Published On: Tue, Oct 22nd, 2013
Sports | By

Tribal member competing for Miss Indian Rodeo

Devalyn Raylene Crowe, an EBCI tribal member and Yakama Nation descendant, is competing for the title of Miss Indian Rodeo at the National Finals Rodeo in Las Vegas on Nov. 5-9. (Photos courtesy of Michelle Trevino)

Devalyn Raylene Crowe, an EBCI tribal member and Yakama Nation descendant, is competing for the title of Miss Indian Rodeo at the National Finals Rodeo in Las Vegas on Nov. 5-9. (Photos courtesy of Michelle Trevino)

By SCOTT MCKIE B.P.

ONE FEATHER STAFF

 

Devalyn Raylene Crowe, an EBCI tribal member, will compete for the title of Miss Indian Rodeo at the Indian National Finals Rodeo (INFR) in Las Vegas, Nev. on Nov. 5-9.

“Rodeo is a big part of my life,” said Crowe who resides in Washington state and is also a Yakama Nation descendant.  “I’ve been raised around it since I was little, watching family and friends participate until I reached the age where I could start to rodeo…I have met many friends along the way in this sport of rodeo, and that’s what I love.”

Crowe is shown in her traditional Yakama dress.

Crowe is shown in her traditional Yakama dress.

Crowe, 18, is currently attending Yakima Valley Community College where she will study physical therapy with the goal to eventually join the Justin Sports Medicine Team.

In rodeo, she currently participates in barrel racing and is learning to do breakaway roping.  As a junior, she participated in barrel racing, pole bending, goat tying, cow riding, wild horse racing, and has even tried bull riding.

She has held several rodeo queen titles previously including the 2011 Toppenish Jr. Rodeo Queen and Royalty Representative for White Swan Jr. Rodeo and the Jr.
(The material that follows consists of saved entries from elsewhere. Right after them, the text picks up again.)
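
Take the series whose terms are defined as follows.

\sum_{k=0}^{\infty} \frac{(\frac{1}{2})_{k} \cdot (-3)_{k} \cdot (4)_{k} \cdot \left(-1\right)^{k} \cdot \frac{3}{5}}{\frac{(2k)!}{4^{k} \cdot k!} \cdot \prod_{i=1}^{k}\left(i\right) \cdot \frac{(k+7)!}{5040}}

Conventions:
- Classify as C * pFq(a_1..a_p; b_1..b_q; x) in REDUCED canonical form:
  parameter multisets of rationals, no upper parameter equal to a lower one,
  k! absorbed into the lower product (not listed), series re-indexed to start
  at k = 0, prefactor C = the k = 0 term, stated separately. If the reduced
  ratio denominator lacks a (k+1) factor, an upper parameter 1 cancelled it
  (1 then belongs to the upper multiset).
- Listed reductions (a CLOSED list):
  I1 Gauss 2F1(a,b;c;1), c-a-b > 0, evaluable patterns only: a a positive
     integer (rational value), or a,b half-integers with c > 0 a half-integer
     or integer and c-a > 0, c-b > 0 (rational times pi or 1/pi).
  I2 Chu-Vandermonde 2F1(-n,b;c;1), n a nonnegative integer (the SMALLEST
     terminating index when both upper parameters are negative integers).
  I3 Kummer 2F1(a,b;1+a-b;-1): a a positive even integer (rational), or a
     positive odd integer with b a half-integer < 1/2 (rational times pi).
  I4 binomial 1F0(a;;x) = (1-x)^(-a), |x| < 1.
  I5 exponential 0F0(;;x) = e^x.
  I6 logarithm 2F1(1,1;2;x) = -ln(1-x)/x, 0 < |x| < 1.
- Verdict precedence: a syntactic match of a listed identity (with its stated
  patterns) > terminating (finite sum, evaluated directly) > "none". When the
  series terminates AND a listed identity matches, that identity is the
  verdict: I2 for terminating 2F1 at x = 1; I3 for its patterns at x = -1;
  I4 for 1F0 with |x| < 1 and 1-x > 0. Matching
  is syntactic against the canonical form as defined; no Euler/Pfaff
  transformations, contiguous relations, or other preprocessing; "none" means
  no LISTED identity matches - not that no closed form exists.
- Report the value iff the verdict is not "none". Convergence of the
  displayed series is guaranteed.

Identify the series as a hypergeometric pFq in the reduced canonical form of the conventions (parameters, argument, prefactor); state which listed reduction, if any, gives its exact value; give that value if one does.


Key observation: with t_0 = \frac{3}{5}, the denominator's factorial ratio (C = 3/5, x = -1) is a lower Pochhammer.
Term ratio: r(k) = -1 * (k-3) (k+4) / [(k+8) (k+1)] - rational; roots negated = parameters, x = -1, C = \frac{3}{5}.

At argument -1: a 2F1 with upper {-3, 4}, lower {8}, scaled by C = \frac{3}{5}. Verdict: Kummer's theorem (I3) matches (x = -1; c = 8 equals 1+a-b for upper {-3, 4}: listed pattern). Sum: \frac{21}{10}.


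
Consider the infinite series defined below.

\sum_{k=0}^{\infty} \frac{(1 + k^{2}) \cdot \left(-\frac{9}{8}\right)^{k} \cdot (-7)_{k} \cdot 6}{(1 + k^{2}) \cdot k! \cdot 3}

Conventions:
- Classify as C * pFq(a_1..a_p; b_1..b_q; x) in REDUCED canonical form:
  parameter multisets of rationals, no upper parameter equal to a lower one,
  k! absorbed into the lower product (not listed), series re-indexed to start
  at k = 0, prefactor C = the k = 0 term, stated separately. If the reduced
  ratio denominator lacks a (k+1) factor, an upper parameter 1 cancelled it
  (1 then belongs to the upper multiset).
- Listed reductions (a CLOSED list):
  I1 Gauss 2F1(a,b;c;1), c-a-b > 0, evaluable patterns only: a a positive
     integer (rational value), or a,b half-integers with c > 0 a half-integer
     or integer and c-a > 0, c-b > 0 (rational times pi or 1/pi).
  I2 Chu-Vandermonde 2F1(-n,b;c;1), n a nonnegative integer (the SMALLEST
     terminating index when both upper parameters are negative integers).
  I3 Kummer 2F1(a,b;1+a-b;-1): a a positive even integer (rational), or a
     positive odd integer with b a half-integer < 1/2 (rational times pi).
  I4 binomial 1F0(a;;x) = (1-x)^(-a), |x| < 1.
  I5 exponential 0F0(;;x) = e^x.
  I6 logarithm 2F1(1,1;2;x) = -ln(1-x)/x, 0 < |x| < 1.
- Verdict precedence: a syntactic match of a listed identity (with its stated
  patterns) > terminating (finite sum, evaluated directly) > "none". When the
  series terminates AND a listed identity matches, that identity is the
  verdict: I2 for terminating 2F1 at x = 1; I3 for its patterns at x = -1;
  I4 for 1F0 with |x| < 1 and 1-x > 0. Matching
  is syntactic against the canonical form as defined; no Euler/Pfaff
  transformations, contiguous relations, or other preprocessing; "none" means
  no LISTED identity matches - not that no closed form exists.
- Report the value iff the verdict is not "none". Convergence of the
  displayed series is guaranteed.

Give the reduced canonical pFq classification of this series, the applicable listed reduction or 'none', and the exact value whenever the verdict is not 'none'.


The series (x = -\frac{9}{8}) is 1F0: upper {-7}, lower {-}, prefactor 2. Verdict: terminating - the sum ends at index 7 because -7 is a negative integer; exact evaluation follows. Sum: \frac{410338673}{1048576}.

First insight: from the first term 2: striking the common factor k^2 + 1 reduces the term (C = 2, x = -9/8).
Consecutive-term ratio: r(k) = -\frac{9}{8} * (k-7) / [(k+1)] - poly over poly, x = -\frac{9}{8} from leading terms; C = 2 at k = 0.


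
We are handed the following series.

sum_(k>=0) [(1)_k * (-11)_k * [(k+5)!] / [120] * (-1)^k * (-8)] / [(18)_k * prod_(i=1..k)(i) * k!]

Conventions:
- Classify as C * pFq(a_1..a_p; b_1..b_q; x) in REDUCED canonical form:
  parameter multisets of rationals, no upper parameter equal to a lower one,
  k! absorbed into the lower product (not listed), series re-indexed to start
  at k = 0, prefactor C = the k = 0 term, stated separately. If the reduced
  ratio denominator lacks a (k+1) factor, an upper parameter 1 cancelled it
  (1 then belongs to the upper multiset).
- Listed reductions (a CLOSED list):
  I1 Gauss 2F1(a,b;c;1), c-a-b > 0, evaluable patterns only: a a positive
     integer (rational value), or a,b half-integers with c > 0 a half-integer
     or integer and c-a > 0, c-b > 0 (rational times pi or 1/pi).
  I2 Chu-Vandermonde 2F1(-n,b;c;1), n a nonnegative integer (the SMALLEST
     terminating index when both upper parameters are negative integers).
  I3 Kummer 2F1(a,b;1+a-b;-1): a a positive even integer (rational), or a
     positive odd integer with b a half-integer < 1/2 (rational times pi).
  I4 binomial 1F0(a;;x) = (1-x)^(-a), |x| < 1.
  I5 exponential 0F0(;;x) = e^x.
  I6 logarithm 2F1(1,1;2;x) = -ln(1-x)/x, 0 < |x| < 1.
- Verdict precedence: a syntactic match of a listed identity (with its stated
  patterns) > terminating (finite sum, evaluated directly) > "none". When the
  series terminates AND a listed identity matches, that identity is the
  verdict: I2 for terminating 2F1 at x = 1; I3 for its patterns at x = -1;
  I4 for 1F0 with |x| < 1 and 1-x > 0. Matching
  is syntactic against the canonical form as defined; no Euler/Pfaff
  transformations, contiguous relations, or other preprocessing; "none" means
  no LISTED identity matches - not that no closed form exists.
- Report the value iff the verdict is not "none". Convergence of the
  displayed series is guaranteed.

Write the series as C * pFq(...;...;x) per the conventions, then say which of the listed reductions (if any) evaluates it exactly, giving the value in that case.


Structural cue: with t_0 = -8, the denominator's factorial ratio (prefactor -8) is a lower Pochhammer.
Term ratio: r(k) = (-1) * (k-11) (k+6) / [(k+18) (k+1)] - rational; roots negated = parameters, x = (-1), C = -8.

Reduced: x = -1, 2F1, upper = {-11, 6}, lower = {18}, C = -8. Verdict: Kummer's theorem (I3) applies (x = -1; c = 18 equals 1+a-b for upper {-11, 6}: listed pattern). Exact value: -272.


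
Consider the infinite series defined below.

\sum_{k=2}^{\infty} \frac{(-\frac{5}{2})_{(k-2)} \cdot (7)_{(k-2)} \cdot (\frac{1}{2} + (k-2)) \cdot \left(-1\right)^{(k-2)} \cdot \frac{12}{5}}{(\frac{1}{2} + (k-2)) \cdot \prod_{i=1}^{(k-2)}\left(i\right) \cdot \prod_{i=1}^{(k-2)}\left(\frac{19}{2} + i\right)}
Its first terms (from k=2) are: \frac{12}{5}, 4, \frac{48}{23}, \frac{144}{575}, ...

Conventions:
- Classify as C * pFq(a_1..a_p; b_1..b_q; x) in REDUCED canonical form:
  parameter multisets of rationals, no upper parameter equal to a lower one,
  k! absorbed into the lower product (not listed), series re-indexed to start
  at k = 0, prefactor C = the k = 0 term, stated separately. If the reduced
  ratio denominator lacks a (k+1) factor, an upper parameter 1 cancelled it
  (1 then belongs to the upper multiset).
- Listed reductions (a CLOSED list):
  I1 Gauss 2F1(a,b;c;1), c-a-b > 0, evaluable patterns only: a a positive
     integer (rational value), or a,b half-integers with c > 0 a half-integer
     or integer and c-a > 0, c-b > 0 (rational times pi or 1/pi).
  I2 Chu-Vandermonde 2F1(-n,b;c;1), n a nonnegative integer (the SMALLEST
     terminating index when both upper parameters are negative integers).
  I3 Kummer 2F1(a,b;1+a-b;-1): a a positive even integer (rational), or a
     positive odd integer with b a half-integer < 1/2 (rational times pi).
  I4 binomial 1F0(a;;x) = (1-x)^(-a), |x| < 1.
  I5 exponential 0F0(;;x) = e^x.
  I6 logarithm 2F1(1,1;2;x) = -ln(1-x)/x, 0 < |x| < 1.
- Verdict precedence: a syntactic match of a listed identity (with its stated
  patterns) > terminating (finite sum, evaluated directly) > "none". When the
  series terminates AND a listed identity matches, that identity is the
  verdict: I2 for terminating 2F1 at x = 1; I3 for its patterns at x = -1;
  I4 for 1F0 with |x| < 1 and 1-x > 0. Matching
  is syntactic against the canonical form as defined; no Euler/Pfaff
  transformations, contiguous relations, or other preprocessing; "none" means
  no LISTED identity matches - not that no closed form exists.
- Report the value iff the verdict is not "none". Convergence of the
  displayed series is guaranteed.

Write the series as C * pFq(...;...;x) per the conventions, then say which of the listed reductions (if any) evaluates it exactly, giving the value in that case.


First insight: with t_0 = \frac{12}{5}, the product of the first k integers (C = 12/5, x = -1) is k!.
Ratio: r(k) = -1 * (k-\frac{5}{2}) (k+7) / [(k+\frac{21}{2}) (k+1)] ; factor over Q: parameters, x = -1, and C = \frac{12}{5}.

At argument -1: a 2F1 with upper {-\frac{5}{2}, 7}, lower {\frac{21}{2}}, scaled by C = \frac{12}{5}. Verdict (x = -1): the Kummer evaluation I3 applies (x = -1; c = \frac{21}{2} equals 1+a-b for upper {-\frac{5}{2}, 7}: listed pattern). Sum: \frac{2909907}{1048576} \cdot \pi.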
Queen for the Veteran’s Day Celebration in White Swan.

Crowe is shown riding her first junior bull at the Pi-Ume-Sha Rodeo in Warm Springs, OR.

Crowe is shown riding her first junior bull at the Pi-Ume-Sha Rodeo in Warm Springs, OR.

When asked what winning the title of Miss Indian Rodeo would mean to her, she replied, “It would mean the world to me because it would be another goal reached in my book.  It also would mean a lot to me because it would give me a chance to rodeo and represent INFR to the best of my abilities.  Not only will I do my best, but I will be able to meet new people and go to place I’ve never been throughout my reign.”

She is the daughter of Michelle Trevino and step-father Richard Trevino and Billy Frazier and step-mother Jackie Frazier.  Her maternal grandfather is Mike Crowe from Cherokee and her maternal great-grandparents are Katie Jessian and the late John Jessian of Cherokee.